By Greg Price
It was a first for the Viterra Alberta Bean Annual Grower Meeting and the result was plenty of positive feedback.
It was the first time the meeting was held at the Taber Community Centre Auditorium, and the extra space gave extra possibilities for the various growers from the southern Alberta region who attended.
“We would categorize it as a big success. Moving us into that venue allowed us to add a trade show to the meeting which gave more value to our grower base,” said Keven Sawchuk, senior trader for Alberta dry beans and operations manager for Viterra. “Not only did they get an update on the goings on with the bean pool and the business unit, but it also gave them access to all those services providers as well. With the comments this year, I expect next year’s attendance to even grow a little bit. We also had further interest from other vendors participating in the trade show portion as well. It was a hit. We would give it a 9/10 for sure.”
The meeting attracted the southern Alberta dry bean grower base from all over southern Alberta in the irrigation districts, where Taber can serve as a more centralized hub.
“Because of heat units and fairly specific requirements in a short season, west to east, our growing area is for the most part near Lethbridge, Chin and Coaldale, to about Medicine Hat and Seven Persons. From south, it’s the Chin coulee where the irrigation district sort of stops to north in Hays and Rolling Hills. It is sort of a confined area. Everyone is sort of within a 100 square mile radius.”
It was a trying growing/harvest season for many producers of different crops, while beans had some challenges, they had a solid showing in comparison to other crops, at least in the southern Alberta region.
“I don’t want to diminish it for the growers who were impacted by hail. Some guys had some significant losses. But, when we look at the total program, and we are able to harvest say more than 95 per cent of the acres, we would definitely call it a success,” said Sawchuk. “But for those guys that were hailed out with that particular storm (in August) that went to the west of Taber unfortunately left a few of our growers with nothing to harvest, be it corn, potatoes, wheat or beans, I don’t want to flower it up too much, because it was a wipe-out for them. Considering the amount we dealt with in late September and then taking a lot of work and patience from the growers the next four or five weeks when they normally wouldn’t be harvesting beans, to stick to it and get the rest of the crop off, it was big effort, but it will pay off fairly well.”
The pay off is from a bean harvest that struggled overall in the north American market, where with all the challenges the local region had, it was even more so south of the border.
“The effort is going to be well rewarded because the short supply means with a flat-price commodity like beans, prices are going up. So even if they lost some yield or little bit of quality or higher dockage, certainly the price is more than making up for that,” said Sawchuk.
While the meeting last Wednesday served as a market update for growers, it also gave so much more with an update on Viterra, plant processing, seed/field updates, dry bean breeding, dry bean research, ABD production awards, soil moisture probes, and variety and agronomic updates.

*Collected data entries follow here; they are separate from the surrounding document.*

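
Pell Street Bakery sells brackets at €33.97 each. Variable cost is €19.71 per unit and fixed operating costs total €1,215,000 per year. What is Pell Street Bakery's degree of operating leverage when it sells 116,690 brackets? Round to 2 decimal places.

Contribution at this volume is 116,690 × €14.26 = €1,663,999.40.
Subtracting fixed costs: EBIT = €1,663,999.40 − €1,215,000 = €448,999.40.
DOL = contribution ÷ EBIT = €1,663,999.40 ÷ €448,999.40 = 3.7060.

3.71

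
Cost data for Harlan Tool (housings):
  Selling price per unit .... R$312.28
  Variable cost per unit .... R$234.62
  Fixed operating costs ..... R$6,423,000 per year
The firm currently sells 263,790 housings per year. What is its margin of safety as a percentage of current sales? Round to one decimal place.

Each unit contributes R$312.28 − R$234.62 = R$77.66. Break-even units = R$6,423,000 ÷ R$77.66 = 82,706.67; break-even revenue = 82,706.67 × R$312.28 = R$25,827,638.94.
Current sales = 263,790 × R$312.28 = R$82,376,341.20.
Margin of safety = (R$82,376,341.20 − R$25,827,638.94) ÷ R$82,376,341.20 = 68.6%.

68.6%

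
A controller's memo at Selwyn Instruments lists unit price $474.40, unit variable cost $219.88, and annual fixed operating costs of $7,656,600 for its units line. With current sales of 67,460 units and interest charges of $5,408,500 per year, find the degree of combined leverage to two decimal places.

4.18

Contribution at this volume is 67,460 × $254.52 = $17,169,919.20.
Subtracting fixed costs: EBIT = $17,169,919.20 − $7,656,600 = $9,513,319.20. Interest = $5,408,500.00.
DOL = $17,169,919.20 ÷ $9,513,319.20 = 1.8048; DFL = $9,513,319.20 ÷ $4,104,819.20 = 2.3176.
Combined leverage = 1.8048 × 2.3176 = 4.1828.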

“Growers place a tremendous value on this meeting. It also speaks to the history of our business and its collaborative nature. Back when the bean business first started in southern Alberta in the 1970s, it was a grower’s pool and co-operative pool at that time, and over those decades, we’ve maintained that mentality. We have a grower advisory board who participates in our key decisions. They are closely tied to the bean business unity specifically. It’s a great two-way street. They are great supporters of the program and likewise, we have the agronomic staff in place to support them so they can get the most out of their crop and share the most up-to-date information,” said Sawchuk.